Supplementary Materials
Videos accompanying this article are available in the supporting information here.
Video 1. Clip one: case 1, eye movement. Normal range and smooth pursuit with no nystagmus. Clip two: case 1, tandem gait with DBS switched on. Considerable staggering, with difficulties in half turn. No support needed. Dystonic posturing of the right arm. Clip three: case 1, tandem gait with DBS switched off for 24 hours. Patient falls and requires support. Increase in myoclonus observed.

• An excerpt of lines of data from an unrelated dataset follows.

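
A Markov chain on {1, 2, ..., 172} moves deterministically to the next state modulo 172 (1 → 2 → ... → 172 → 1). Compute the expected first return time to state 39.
E[T_39 | X_0 = 39] = 172

The chain cycles deterministically, so starting at state 39 it returns in exactly 172 steps. Equivalently, the stationary distribution is uniform π_j = 1/172 for every state j, so by Kac's formula E[T_39] = 1/π_39 = 172.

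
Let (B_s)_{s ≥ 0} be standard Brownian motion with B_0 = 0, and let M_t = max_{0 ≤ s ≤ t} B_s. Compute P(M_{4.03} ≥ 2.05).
P(M_{4.03} ≥ 2.05) = 2·P(B_{4.03} ≥ 2.05) = 2(1 − Φ(2.05/√4.03)) ≈ 0.3072

By the reflection principle for Brownian motion, P(M_t ≥ a) = 2 · P(B_t ≥ a) for a ≥ 0. Since B_t ~ N(0, t), P(B_t ≥ 2.05) = 1 − Φ(2.05/√t) = 1 − Φ(2.05/√4.03) = 1 − Φ(1.0212). So
  P(M_{4.03} ≥ 2.05) = 2(1 − Φ(1.0212)) ≈ 0.3072.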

Video 2. Clip one: case 2, eye movements. Myoclonic movements of the body and head can be seen. Smooth pursuit is broken into saccades with full movement in the horizontal plane. There is a supranuclear up‐gaze palsy with normal down‐gaze. Clip two: case 2, myoclonus. Patient lying and cannot sit unaided. Generalized myoclonic movements of the entire body are seen. Action myoclonus is evident when patient attempts bilateral finger taps. Clip three: case 2, myoclonus and pes cavus. View of patient's lower limbs demonstrating pes cavus and myoclonus. Clip four: case 3, eye movements. Myoclonic movements of the face can be seen. Smooth pursuit is broken into saccades with full movement in the horizontal plane. There is a supranuclear up‐gaze palsy with normal down‐gaze.